Researchers at the University of Melbourne were lucky enough recently to stumble upon a daily logbook of weather observations including temperature, barometric pressure and winds from the First Fleet’s flagship HMS Sirius. The researchers found the logbook at the State Library of NSW.

From the logbook they have compared each eighteenth-century temperature and pressure reading against a modern climatology for each day’s position, given by the ship’s latitude and longitude, providing a unique insight into 18th century weather.

Although a single record covering a relatively short period of time is insufficient for assessing absolute changes in climate variability, such records are important for providing information of relative variability from a period where limited data are currently available.

And it is not an isolated incident. Anatomical drawings, sketches of flora and fauna and age-old experiments have often been discovered in the safe confines of libraries. It is the skill of librarians to help scientists find it. And according to Google’s director of technology, “it will be about 300 years until computers are as good as your local reference library in doing search”.

I understand that ALIA is still in the midst of celebrating “information sharing month,” important since libraries are also a place for collaboration, and sharing ideas. Collaboration is increasingly important in the sciences. As I mentioned before gone are the days of the lone researcher tinkering in his laboratory late at night. These days, science is conducted by teams of researchers, often working across disciplines. As my office reported in our recently released Health of Australia Science report, almost 50% of scientific papers authored by Australians included a collaborative component. Information is not only (growing), it is also internationalising.

There are a lot of elements contribute to our changing world but this change has all come on the back of information turning into knowledge turning into hard work and we will always need keepers of that information and disseminators of that knowledge. Libraries are the bridge between knowledge and tangible results from that knowledge, certainly from a scientific research point of view. Libraries will continue to play a very crucial role in the extension and modification of knowledge. When you think about your role as information custodians to kindergarten students right through to the workforce and retired, the role of the library is formative in the development of our society and for this, I am very grateful for all of the hard work you do.

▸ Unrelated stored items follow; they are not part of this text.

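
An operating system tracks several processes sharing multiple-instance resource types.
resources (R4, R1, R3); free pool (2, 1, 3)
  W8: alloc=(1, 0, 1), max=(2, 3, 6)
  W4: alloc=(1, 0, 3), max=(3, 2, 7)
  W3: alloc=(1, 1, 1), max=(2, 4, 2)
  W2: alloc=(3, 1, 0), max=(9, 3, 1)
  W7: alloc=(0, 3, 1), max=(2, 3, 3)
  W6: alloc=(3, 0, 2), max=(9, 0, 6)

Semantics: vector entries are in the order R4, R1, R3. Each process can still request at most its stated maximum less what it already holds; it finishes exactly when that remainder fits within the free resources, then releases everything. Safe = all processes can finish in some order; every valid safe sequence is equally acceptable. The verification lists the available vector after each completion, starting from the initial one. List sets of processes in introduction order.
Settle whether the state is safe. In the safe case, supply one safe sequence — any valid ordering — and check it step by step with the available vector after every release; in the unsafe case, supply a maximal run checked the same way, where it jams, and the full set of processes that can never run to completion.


The state is UNSAFE.
Key observation: once W7, W4, W3, W8 finish, the pool peaks at (5, 5, 9) — and every remaining process still needs more R4 than that.
The run W7, W4, W3, W8 cannot be extended any further. Verifying each step:
  pool = (2, 1, 3)
  W7 needs (2, 0, 2) <= (2, 1, 3) -> finishes; pool += (0, 3, 1) = (2, 4, 4)
  W4 needs (2, 2, 4) <= (2, 4, 4) -> finishes; pool += (1, 0, 3) = (3, 4, 7)
  W3 needs (1, 3, 1) <= (3, 4, 7) -> finishes; pool += (1, 1, 1) = (4, 5, 8)
  W8 needs (1, 3, 5) <= (4, 5, 8) -> finishes; pool += (1, 0, 1) = (5, 5, 9)
  W2 still needs (6, 2, 1) but only (5, 5, 9) is free — short on R4
  W6 still needs (6, 0, 4) but only (5, 5, 9) is free — short on R4
Processes that can never finish: W2 and W6.


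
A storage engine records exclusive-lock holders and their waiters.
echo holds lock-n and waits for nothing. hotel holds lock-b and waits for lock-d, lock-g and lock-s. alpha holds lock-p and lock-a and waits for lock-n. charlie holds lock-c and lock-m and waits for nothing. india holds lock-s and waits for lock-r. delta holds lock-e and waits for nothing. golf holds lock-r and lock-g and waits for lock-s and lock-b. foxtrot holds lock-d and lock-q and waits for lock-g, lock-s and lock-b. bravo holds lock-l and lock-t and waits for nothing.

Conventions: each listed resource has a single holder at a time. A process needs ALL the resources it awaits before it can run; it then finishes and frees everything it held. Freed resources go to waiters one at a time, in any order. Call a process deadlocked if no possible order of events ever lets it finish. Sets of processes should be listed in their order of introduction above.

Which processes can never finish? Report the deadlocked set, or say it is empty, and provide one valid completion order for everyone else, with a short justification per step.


The deadlocked set is hotel, india, golf and foxtrot.
Key observation: nobody on the ring hotel -> india -> golf -> hotel can start until another member finishes, which never happens; foxtrot is caught in further circular waits.
One completion order for the rest: echo, alpha, delta, charlie, bravo.
Check, step by step:
  run echo (it waits on nothing); releases lock-n
  run alpha (all its waits — lock-n — are resolved); releases lock-p and lock-a
  run delta (it waits on nothing); releases lock-e
  run charlie (it waits on nothing); releases lock-c and lock-m
  run bravo (it waits on nothing); releases lock-l and lock-t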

Thank you again for inviting me here to speak to you today.

[1] Knowledge management and new generation of libraries information services: A concepts International Journal of Library and Information Science Vol. 1(2) pp. 024-030, March, 2010

[2] http://techcrunch.com/2010/08/04/schmidt-data/

[3] http://www.csiro.au/news/ps3ng

[4] http://www.schoollibrarymanagement.com/supporting-knowledge-creation/

[5] Lonsdale, M 2003, Impact of school libraries on student achievement: a review of the research, report for the Australian School Library Association, ACER, Camberwell, Vic., p. 27.